Just a quicky post to officialize my membership to what I hear may be the best forum on the net............Thanx for the heads up Frighteners


----------



## claymud (Aug 21, 2005)

freshmean? Well someone grab the barbacue!! Welcome to the street Bodybagging


----------



## heresjohnny (Feb 15, 2006)

welcome bodybagging, have fun!


----------



## Frighteners Entertainment (Jan 24, 2006)

Well there BodyBaggs!
I see you couldn't wait for me to send you the link ! LOL

Glad you're here and hope you have time to post!

Crap, I should have taken a pic of your "car" yesterday!


----------



## grapegrl (Jan 3, 2006)

Welcome, Bodybagging!


----------



## Zombie-F (Apr 12, 2004)

Bodybagging said:


> ...what may be the best forum on the net...


Hehe. I'll have to use that as a tagline for something someday. 

Welcome aboard.


----------



## Frighteners Entertainment (Jan 24, 2006)

bodybagging said:


> _...what may be the best forum on the net..._
> 
> 
> Zombie-F said:
> ...


Well ZF, as long as it isn't something you wear, lol


----------



## Vlad (Aug 2, 2005)

Welcome BB,any friend of FEs is a friend of......wait a second, what am I saying!!!!! lol. Glad you signed on, there's still time for you to join in on the headstone contest, chats are on Sat. evenings, and the only good thing about this forum and the "net" is the net that holds these people in here once they show up.


----------



## Frighteners Entertainment (Jan 24, 2006)

Vlad said:


> Welcome BB,any friend of FEs is a friend of......wait a second, what am I saying!!!!! lol. Glad you signed on, there's still time for you to join in on the headstone contest, chats are on Sat. evenings, and the only good thing about this forum and the "net" is the net that holds these people in here once they show up.

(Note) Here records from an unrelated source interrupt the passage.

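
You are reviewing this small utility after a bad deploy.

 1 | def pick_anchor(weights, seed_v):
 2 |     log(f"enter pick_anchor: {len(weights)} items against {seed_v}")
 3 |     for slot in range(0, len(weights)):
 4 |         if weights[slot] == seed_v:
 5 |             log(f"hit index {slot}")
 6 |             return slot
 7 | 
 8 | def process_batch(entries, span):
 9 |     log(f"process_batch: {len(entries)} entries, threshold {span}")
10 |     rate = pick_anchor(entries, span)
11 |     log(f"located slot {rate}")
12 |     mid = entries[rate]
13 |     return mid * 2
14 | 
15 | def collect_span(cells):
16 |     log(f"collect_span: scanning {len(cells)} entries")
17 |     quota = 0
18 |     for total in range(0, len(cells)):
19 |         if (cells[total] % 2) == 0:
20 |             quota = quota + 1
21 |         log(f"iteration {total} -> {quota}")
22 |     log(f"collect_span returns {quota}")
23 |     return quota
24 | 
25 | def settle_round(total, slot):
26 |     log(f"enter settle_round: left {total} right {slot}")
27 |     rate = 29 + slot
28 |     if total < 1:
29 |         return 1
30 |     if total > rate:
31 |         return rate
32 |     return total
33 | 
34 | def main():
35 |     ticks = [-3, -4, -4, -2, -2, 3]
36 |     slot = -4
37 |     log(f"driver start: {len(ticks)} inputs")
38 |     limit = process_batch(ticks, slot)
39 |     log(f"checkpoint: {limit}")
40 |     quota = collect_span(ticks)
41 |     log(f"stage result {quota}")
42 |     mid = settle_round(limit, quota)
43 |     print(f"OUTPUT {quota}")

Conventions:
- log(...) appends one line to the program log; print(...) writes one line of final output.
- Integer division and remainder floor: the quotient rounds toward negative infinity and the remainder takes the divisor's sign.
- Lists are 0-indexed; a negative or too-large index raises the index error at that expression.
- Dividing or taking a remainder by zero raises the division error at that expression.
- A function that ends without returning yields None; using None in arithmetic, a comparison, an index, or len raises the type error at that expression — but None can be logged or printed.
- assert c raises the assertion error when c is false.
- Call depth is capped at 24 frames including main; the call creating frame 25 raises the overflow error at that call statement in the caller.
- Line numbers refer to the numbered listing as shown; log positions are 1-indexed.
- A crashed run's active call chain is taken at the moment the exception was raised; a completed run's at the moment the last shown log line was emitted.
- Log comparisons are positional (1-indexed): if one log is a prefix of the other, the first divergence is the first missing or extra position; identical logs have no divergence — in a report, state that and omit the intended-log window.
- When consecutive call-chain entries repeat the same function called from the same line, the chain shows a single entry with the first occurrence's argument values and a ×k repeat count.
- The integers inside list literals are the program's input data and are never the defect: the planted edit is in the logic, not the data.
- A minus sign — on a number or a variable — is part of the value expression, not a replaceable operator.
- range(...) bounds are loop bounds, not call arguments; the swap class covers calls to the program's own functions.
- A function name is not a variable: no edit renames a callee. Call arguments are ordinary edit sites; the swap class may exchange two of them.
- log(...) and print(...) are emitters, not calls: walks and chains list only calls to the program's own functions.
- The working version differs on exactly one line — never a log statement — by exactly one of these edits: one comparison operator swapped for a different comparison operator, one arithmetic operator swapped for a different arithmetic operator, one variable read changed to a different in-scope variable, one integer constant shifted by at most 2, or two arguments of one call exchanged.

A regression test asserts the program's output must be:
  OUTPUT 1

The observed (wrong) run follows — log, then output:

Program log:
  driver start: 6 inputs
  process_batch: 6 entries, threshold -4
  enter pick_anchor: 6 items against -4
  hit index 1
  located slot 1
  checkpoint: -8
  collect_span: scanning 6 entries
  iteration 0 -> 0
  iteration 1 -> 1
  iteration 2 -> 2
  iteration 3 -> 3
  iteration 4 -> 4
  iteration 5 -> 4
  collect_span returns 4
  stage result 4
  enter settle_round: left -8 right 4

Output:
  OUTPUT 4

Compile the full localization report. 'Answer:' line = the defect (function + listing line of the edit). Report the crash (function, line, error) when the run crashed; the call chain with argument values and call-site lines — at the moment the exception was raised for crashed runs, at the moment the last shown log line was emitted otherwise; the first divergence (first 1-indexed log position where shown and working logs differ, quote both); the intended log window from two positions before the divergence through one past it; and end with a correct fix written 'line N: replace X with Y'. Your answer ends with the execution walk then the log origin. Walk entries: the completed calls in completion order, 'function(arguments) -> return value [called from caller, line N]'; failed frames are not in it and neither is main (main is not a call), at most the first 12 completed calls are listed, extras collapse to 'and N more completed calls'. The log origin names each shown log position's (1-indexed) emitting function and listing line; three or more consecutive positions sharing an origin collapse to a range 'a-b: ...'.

Answer: the defect is in main at line 43.
Core observation: The two runs log identically and part ways only at the printed values.
Call chain: main -> settle_round(-8, 4) (called at line 42).
First divergence: none (the log streams are identical).
Execution walk:
  pick_anchor([-3, -4, -4, -2, -2, 3], -4) -> 1  [called from process_batch, line 10]
  process_batch([-3, -4, -4, -2, -2, 3], -4) -> -8  [called from main, line 38]
  collect_span([-3, -4, -4, -2, -2, 3]) -> 4  [called from main, line 40]
  settle_round(-8, 4) -> 1  [called from main, line 42]
Log origins:
  1: emitted by main (line 37)
  2: emitted by process_batch (line 9)
  3: emitted by pick_anchor (line 2)
  4: emitted by pick_anchor (line 5)
  5: emitted by process_batch (line 11)
  6: emitted by main (line 39)
  7: emitted by collect_span (line 16)
  8-13: emitted by collect_span (line 21)
  14: emitted by collect_span (line 22)
  15: emitted by main (line 41)
  16: emitted by settle_round (line 26)
A correct fix: line 43: replace `quota` with `mid`.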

 Good one Vlad! almost had a tamale shot out my nose!

I talked to BBaggs yesterday and I don't I badgered him enough to get into the contest, though, if we did a make - up war, he'd be jumping in!


----------



## Hella (Feb 6, 2006)

Welcome to the Street BodyBagging. 

so you are a make-up whiz...I just might have to be picking your brain about some things :devil:


----------



## Michigal (Jan 3, 2006)

Welcome BodyBagging. Getting quite the crew from MI, I see. Glad FE persuaded you to join.


----------



## Bone Dancer (Oct 7, 2005)

Welcome to the street BB, a place you can visit but never leave.


----------



## MrsMyers666 (Apr 13, 2006)

Welcome BB. Good to see you here.


----------



## Bodybagging (May 8, 2006)

Thanx to all,Glad to be here.........................


----------



## Blackwidow (Jul 9, 2005)

Nice to have you join us Bodybagging...welcome


----------



## Death's Door (Mar 22, 2006)

Hey BB - Welcome to the forum. Enjoy posting and hope to hear from ya.


----------



## Dr Morbius (Sep 21, 2004)

Welcome! Glad to have you with us.


----------



## roadkill (May 11, 2006)

Seems we joined about the same time Bodybagging. I bid you - welcome.


----------